Kure is represented by Susan Inglett Gallery (New York), Purdy Hicks Gallery (London) and Officine Dell'Immagine (Milan). She currently lives and works in Princeton, New Jersey and Abuja and Kaduna, Nigeria.

===Exhibitions and collections===
Kure has had eight solo exhibitions and has participated in over forty group exhibitions internationally. She first exhibited her work in a New York group show at the Skoto Gallery in 1995. She has also been in the 1997 exhibition Cross/ing: Time • Space • Movement, curated by Olu Oguibe, which showcased contemporary African artists working internationally. Her solo exhibition Cloth as Identity (2000) at the Goethe-Institut in Lagos featured a performance in which women wearing burkas performed hip hop–style dance to Afrobeat music. She has also had solo exhibitions at Purdy Hicks Gallery in London and Susan Inglett Gallery in New York.

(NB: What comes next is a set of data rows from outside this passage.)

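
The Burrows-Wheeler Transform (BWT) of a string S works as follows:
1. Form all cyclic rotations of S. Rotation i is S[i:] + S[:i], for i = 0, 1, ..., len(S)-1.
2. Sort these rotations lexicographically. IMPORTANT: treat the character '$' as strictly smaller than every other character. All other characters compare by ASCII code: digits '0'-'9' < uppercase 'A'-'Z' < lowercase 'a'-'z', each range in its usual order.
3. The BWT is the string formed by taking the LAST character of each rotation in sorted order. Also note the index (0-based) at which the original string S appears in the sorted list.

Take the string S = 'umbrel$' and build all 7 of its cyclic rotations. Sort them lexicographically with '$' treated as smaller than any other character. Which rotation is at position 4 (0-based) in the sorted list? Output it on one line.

All 7 rotations (rotation i = S[i:]+S[:i]):
  rot[0] = umbrel$
  rot[1] = mbrel$u
  rot[2] = brel$um
  rot[3] = rel$umb
  rot[4] = el$umbr
  rot[5] = l$umbre
  rot[6] = $umbrel
Sorted (with $ < everything):
  sorted[0] = $umbrel
  sorted[1] = brel$um
  sorted[2] = el$umbr
  sorted[3] = l$umbre
  sorted[4] = mbrel$u
  sorted[5] = rel$umb
  sorted[6] = umbrel$
sorted[4] = mbrel$u

Answer: mbrel$u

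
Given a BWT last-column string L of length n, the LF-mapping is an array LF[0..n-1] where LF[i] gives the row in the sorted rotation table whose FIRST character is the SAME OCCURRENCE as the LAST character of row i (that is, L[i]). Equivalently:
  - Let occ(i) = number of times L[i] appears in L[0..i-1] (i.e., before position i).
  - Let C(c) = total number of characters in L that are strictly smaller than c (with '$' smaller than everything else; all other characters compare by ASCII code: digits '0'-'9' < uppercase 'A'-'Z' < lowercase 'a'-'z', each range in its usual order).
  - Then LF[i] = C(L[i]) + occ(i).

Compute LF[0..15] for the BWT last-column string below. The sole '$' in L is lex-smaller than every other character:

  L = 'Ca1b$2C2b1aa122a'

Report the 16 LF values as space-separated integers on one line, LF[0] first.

Char counts: '$':1, '1':3, '2':4, 'C':2, 'a':4, 'b':2
C (first-col start): C('$')=0, C('1')=1, C('2')=4, C('C')=8, C('a')=10, C('b')=14
L[0]='C': occ=0, LF[0]=C('C')+0=8+0=8
L[1]='a': occ=0, LF[1]=C('a')+0=10+0=10
L[2]='1': occ=0, LF[2]=C('1')+0=1+0=1
L[3]='b': occ=0, LF[3]=C('b')+0=14+0=14
L[4]='$': occ=0, LF[4]=C('$')+0=0+0=0
L[5]='2': occ=0, LF[5]=C('2')+0=4+0=4
L[6]='C': occ=1, LF[6]=C('C')+1=8+1=9
L[7]='2': occ=1, LF[7]=C('2')+1=4+1=5
L[8]='b': occ=1, LF[8]=C('b')+1=14+1=15
L[9]='1': occ=1, LF[9]=C('1')+1=1+1=2
L[10]='a': occ=1, LF[10]=C('a')+1=10+1=11
L[11]='a': occ=2, LF[11]=C('a')+2=10+2=12
L[12]='1': occ=2, LF[12]=C('1')+2=1+2=3
L[13]='2': occ=2, LF[13]=C('2')+2=4+2=6
L[14]='2': occ=3, LF[14]=C('2')+3=4+3=7
L[15]='a': occ=3, LF[15]=C('a')+3=10+3=13

Answer: 8 10 1 14 0 4 9 5 15 2 11 12 3 6 7 13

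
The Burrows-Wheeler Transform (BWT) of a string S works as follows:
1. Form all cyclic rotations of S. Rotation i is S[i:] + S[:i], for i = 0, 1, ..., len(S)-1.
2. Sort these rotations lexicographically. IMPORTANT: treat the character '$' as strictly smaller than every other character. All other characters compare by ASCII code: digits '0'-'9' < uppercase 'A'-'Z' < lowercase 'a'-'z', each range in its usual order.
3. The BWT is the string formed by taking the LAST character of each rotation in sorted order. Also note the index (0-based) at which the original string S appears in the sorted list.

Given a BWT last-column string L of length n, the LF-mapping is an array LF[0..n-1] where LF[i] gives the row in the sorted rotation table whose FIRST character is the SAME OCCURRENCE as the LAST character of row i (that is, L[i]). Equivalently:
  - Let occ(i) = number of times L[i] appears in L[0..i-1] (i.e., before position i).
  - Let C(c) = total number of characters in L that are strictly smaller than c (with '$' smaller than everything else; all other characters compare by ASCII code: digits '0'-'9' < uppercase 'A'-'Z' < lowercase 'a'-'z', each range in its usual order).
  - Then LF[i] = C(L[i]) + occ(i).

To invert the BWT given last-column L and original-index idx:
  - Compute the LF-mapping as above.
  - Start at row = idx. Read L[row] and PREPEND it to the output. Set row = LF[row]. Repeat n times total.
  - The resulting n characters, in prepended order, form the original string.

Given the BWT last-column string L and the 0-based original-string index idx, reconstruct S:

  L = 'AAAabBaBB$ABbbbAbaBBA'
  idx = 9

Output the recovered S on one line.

LF mapping: 1 2 3 13 16 7 14 8 9 0 4 10 17 18 19 5 20 15 11 12 6
Walk LF starting at row 9, prepending L[row]:
  step 1: row=9, L[9]='$', prepend. Next row=LF[9]=0
  step 2: row=0, L[0]='A', prepend. Next row=LF[0]=1
  step 3: row=1, L[1]='A', prepend. Next row=LF[1]=2
  step 4: row=2, L[2]='A', prepend. Next row=LF[2]=3
  step 5: row=3, L[3]='a', prepend. Next row=LF[3]=13
  step 6: row=13, L[13]='b', prepend. Next row=LF[13]=18
  step 7: row=18, L[18]='B', prepend. Next row=LF[18]=11
  step 8: row=11, L[11]='B', prepend. Next row=LF[11]=10
  step 9: row=10, L[10]='A', prepend. Next row=LF[10]=4
  step 10: row=4, L[4]='b', prepend. Next row=LF[4]=16
  step 11: row=16, L[16]='b', prepend. Next row=LF[16]=20
  step 12: row=20, L[20]='A', prepend. Next row=LF[20]=6
  step 13: row=6, L[6]='a', prepend. Next row=LF[6]=14
  step 14: row=14, L[14]='b', prepend. Next row=LF[14]=19
  step 15: row=19, L[19]='B', prepend. Next row=LF[19]=12
  step 16: row=12, L[12]='b', prepend. Next row=LF[12]=17
  step 17: row=17, L[17]='a', prepend. Next row=LF[17]=15
  step 18: row=15, L[15]='A', prepend. Next row=LF[15]=5
  step 19: row=5, L[5]='B', prepend. Next row=LF[5]=7
  step 20: row=7, L[7]='B', prepend. Next row=LF[7]=8
  step 21: row=8, L[8]='B', prepend. Next row=LF[8]=9
Reversed output: BBBAabBbaAbbABBbaAAA$

Answer: BBBAabBbaAbbABBbaAAA$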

Kure's work has been exhibited internationally across Southwest Asia, Europe, North America, and Africa. She has participated in international art events including the 2005 Sharjah International Biennial, the 2006 International Biennial of Contemporary Art in Seville (curated by Okwui Enwezor), and La Triennial in 2013. Her work has been included in group exhibitions at institutions such as the New Museum in New York and Barbican Art Galleries in London. Kure’s work has also been shown at the National Museum of African Art at the Smithsonian Institution, British Museum, Centre Pompidou, and the Menil Drawing Institute in Houston.

From January to March 2014, Kure was artist-in-residence at the Victoria and Albert Museum in London.

===Accolades===
Kure has received several notable awards and grants throughout her career, such as the Uche Okeke Prize for Drawing in 1994. She was awarded the Elena Prentice Rulon-Miller Scholarship Fund and the Minority Work Study Grant at the Haystack Mountain School of Crafts in 2004. Later, she received the Smithsonian Artist Research Fellowship from the Smithsonian Institution and a Program Puffin Grant for the Burqua as Shelter sculpture from The Puffin Foundation (2007–2008).

===Teaching===
Kure has held teaching positions at various institutions. In 2004, she completed a teaching internship in St. Mark’s School, Southborough, Massachusetts. In 2019, she taught at the Royal Institute of Art in Stockholm, Sweden.